Of all the countries in the EU, house prices fell the most in Spain last year, placing the country in a league of its own for double-digit price declines. Seasoned investors will know now is the time to look seriously at Spain.
Spanish house prices fell 12.8pc last year according to Government figures (see Official Spanish House Price Index falls 12.8pc in 2012). The EU House Price Index, just published by Eurostat – the statistical office of the EU – reveals that Spain was the EU country where house prices fell the most last year, by a long stretch.
House prices, as measured by the EU’s House Price Index (HPI), fell by 1.8pc in the Euro area
and by 1.4pc in the EU in the fourth quarter of 2012 compared with the same quarter of the previous year.

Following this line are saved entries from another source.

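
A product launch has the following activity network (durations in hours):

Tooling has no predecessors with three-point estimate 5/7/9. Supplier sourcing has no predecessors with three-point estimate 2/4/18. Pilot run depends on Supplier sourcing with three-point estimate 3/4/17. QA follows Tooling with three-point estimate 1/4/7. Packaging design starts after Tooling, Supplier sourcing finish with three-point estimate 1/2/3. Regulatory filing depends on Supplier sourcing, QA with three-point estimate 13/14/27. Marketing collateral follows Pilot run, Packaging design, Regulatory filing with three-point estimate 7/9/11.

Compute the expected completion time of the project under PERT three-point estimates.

te_Tooling = (5 + 4·7 + 9)/6 = 42/6 = 7
te_Supplier sourcing = (2 + 4·4 + 18)/6 = 36/6 = 6
te_Pilot run = (3 + 4·4 + 17)/6 = 36/6 = 6
te_QA = (1 + 4·4 + 7)/6 = 24/6 = 4
te_Packaging design = (1 + 4·2 + 3)/6 = 12/6 = 2
te_Regulatory filing = (13 + 4·14 + 27)/6 = 96/6 = 16
te_Marketing collateral = (7 + 4·9 + 11)/6 = 54/6 = 9

Forward pass:
ES_Tooling = 0; EF_Tooling = 7
ES_Supplier sourcing = 0; EF_Supplier sourcing = 6
ES_Pilot run = 6; EF_Pilot run = 6+6 = 12
ES_QA = 7; EF_QA = 7+4 = 11
ES_Packaging design = max(EF_Tooling=7, EF_Supplier sourcing=6) = 7; EF_Packaging design = 7+2 = 9
ES_Regulatory filing = max(EF_Supplier sourcing=6, EF_QA=11) = 11; EF_Regulatory filing = 11+16 = 27
ES_Marketing collateral = max(EF_Pilot run=12, EF_Packaging design=9, EF_Regulatory filing=27) = 27; EF_Marketing collateral = 27+9 = 36
Expected project duration μ = 36 hours. Critical path: Tooling → QA → Regulatory filing → Marketing collateral.

36 hours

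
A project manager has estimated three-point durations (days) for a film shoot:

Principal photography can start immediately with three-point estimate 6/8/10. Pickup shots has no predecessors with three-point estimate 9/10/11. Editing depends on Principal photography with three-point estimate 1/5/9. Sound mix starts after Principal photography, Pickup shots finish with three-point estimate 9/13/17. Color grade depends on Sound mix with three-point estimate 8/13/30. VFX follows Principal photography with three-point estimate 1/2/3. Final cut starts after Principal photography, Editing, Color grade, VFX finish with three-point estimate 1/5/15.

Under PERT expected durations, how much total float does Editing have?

te_Principal photography = (6 + 4·8 + 10)/6 = 48/6 = 8
te_Pickup shots = (9 + 4·10 + 11)/6 = 60/6 = 10
te_Editing = (1 + 4·5 + 9)/6 = 30/6 = 5
te_Sound mix = (9 + 4·13 + 17)/6 = 78/6 = 13
te_Color grade = (8 + 4·13 + 30)/6 = 90/6 = 15
te_VFX = (1 + 4·2 + 3)/6 = 12/6 = 2
te_Final cut = (1 + 4·5 + 15)/6 = 36/6 = 6

Forward pass:
ES_Principal photography = 0; EF_Principal photography = 8
ES_Pickup shots = 0; EF_Pickup shots = 10
ES_Editing = 8; EF_Editing = 8+5 = 13
ES_Sound mix = max(EF_Principal photography=8, EF_Pickup shots=10) = 10; EF_Sound mix = 10+13 = 23
ES_Color grade = 23; EF_Color grade = 23+15 = 38
ES_VFX = 8; EF_VFX = 8+2 = 10
ES_Final cut = max(EF_Principal photography=8, EF_Editing=13, EF_Color grade=38, EF_VFX=10) = 38; EF_Final cut = 38+6 = 44
Expected project duration μ = 44 days. Critical path: Pickup shots → Sound mix → Color grade → Final cut.

Backward pass:
LF_Final cut = 44; LS_Final cut = 44−6 = 38
LF_VFX = LS_Final cut = 38; LS_VFX = 38−2 = 36
LF_Color grade = LS_Final cut = 38; LS_Color grade = 38−15 = 23
LF_Sound mix = LS_Color grade = 23; LS_Sound mix = 23−13 = 10
LF_Editing = LS_Final cut = 38; LS_Editing = 38−5 = 33
LF_Pickup shots = LS_Sound mix = 10; LS_Pickup shots = 10−10 = 0
LF_Principal photography = min(LS_Editing=33, LS_Sound mix=10, LS_VFX=36, LS_Final cut=38) = 10; LS_Principal photography = 10−8 = 2
Slack_Editing = LS_Editing − ES_Editing = 33 − 8 = 25

25 days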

Among the Member States for which data are available, the highest annual increases in house prices in the fourth quarter of 2012 were recorded in Latvia (+9.8%), Estonia (+5.8%) and Malta (+5.4%), and the largest falls in Spain (-12.8%), Romania (-9.1%), and Slovenia (-8.8%).
No figures are available for Greece and Cyprus, where house prices are also likely to have fallen substantially, and might have given Spain some company in the negative double-digits.

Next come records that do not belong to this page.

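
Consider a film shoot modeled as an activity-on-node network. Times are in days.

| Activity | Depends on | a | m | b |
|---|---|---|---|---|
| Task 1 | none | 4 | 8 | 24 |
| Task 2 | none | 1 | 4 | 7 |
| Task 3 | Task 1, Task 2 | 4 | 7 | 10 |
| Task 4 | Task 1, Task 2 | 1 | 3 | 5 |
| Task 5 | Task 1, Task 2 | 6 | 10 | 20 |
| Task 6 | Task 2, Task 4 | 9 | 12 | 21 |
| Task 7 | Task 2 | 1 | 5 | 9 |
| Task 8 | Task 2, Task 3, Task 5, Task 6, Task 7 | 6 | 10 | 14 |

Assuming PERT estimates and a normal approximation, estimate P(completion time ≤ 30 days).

0.075

te_Task 1 = (4 + 4·8 + 24)/6 = 60/6 = 10; σ²_Task 1 = ((24−4)/6)² = 11.111
te_Task 2 = (1 + 4·4 + 7)/6 = 24/6 = 4; σ²_Task 2 = ((7−1)/6)² = 1.000
te_Task 3 = (4 + 4·7 + 10)/6 = 42/6 = 7; σ²_Task 3 = ((10−4)/6)² = 1.000
te_Task 4 = (1 + 4·3 + 5)/6 = 18/6 = 3; σ²_Task 4 = ((5−1)/6)² = 0.444
te_Task 5 = (6 + 4·10 + 20)/6 = 66/6 = 11; σ²_Task 5 = ((20−6)/6)² = 5.444
te_Task 6 = (9 + 4·12 + 21)/6 = 78/6 = 13; σ²_Task 6 = ((21−9)/6)² = 4.000
te_Task 7 = (1 + 4·5 + 9)/6 = 30/6 = 5; σ²_Task 7 = ((9−1)/6)² = 1.778
te_Task 8 = (6 + 4·10 + 14)/6 = 60/6 = 10; σ²_Task 8 = ((14−6)/6)² = 1.778

Forward pass:
ES_Task 1 = 0; EF_Task 1 = 10
ES_Task 2 = 0; EF_Task 2 = 4
ES_Task 3 = max(EF_Task 1=10, EF_Task 2=4) = 10; EF_Task 3 = 10+7 = 17
ES_Task 4 = max(EF_Task 1=10, EF_Task 2=4) = 10; EF_Task 4 = 10+3 = 13
ES_Task 5 = max(EF_Task 1=10, EF_Task 2=4) = 10; EF_Task 5 = 10+11 = 21
ES_Task 6 = max(EF_Task 2=4, EF_Task 4=13) = 13; EF_Task 6 = 13+13 = 26
ES_Task 7 = 4; EF_Task 7 = 4+5 = 9
ES_Task 8 = max(EF_Task 2=4, EF_Task 3=17, EF_Task 5=21, EF_Task 6=26, EF_Task 7=9) = 26; EF_Task 8 = 26+10 = 36
Expected project duration μ = 36 days. Critical path: Task 1 → Task 4 → Task 6 → Task 8.

Variance along critical path = 11.111 + 0.444 + 4.000 + 1.778 = 17.333; σ = √17.333 = 4.163 days.
Z = (30 − 36) / 4.163 = -1.441
P(T ≤ 30) = Φ(-1.441) ≈ 0.075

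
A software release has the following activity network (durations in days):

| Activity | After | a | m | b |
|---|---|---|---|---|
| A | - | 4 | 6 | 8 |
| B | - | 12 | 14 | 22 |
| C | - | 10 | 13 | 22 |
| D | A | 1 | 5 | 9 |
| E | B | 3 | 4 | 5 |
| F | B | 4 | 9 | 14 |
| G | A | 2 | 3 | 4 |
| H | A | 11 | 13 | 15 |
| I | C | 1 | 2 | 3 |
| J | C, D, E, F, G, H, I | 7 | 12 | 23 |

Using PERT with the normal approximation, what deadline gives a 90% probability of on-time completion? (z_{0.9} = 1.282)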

It’s interesting to compare price changes in Ireland and Spain: Annualised property price declines in Ireland shrank from 16.3pc in Q1 to just 4.5pc in Q4, whilst Spanish declines ended the year almost exactly where they started.
I assume that Ireland is nearing the end of it property price adjustment process, whilst Spain is still at the nadir.
A time of opportunity
My interpretation is that, after 4 years of denial and unrealistic price expectations, enough vendors in Spain are finally coming to terms with reality. House price declines have been accelerating in the last couple of years, and Spanish house prices are starting to offer good value. There are great bargains to be had.
Prime Spanish property, in particular, might now a good investment for those prepared to do the homework to identify the opportunities.
In a world awash with central bank liquidity, menacing inflation, low interest rates, and risible returns on savings, ever cheaper Spanish real estate is starting to attract the interest of increasing numbers of international investors.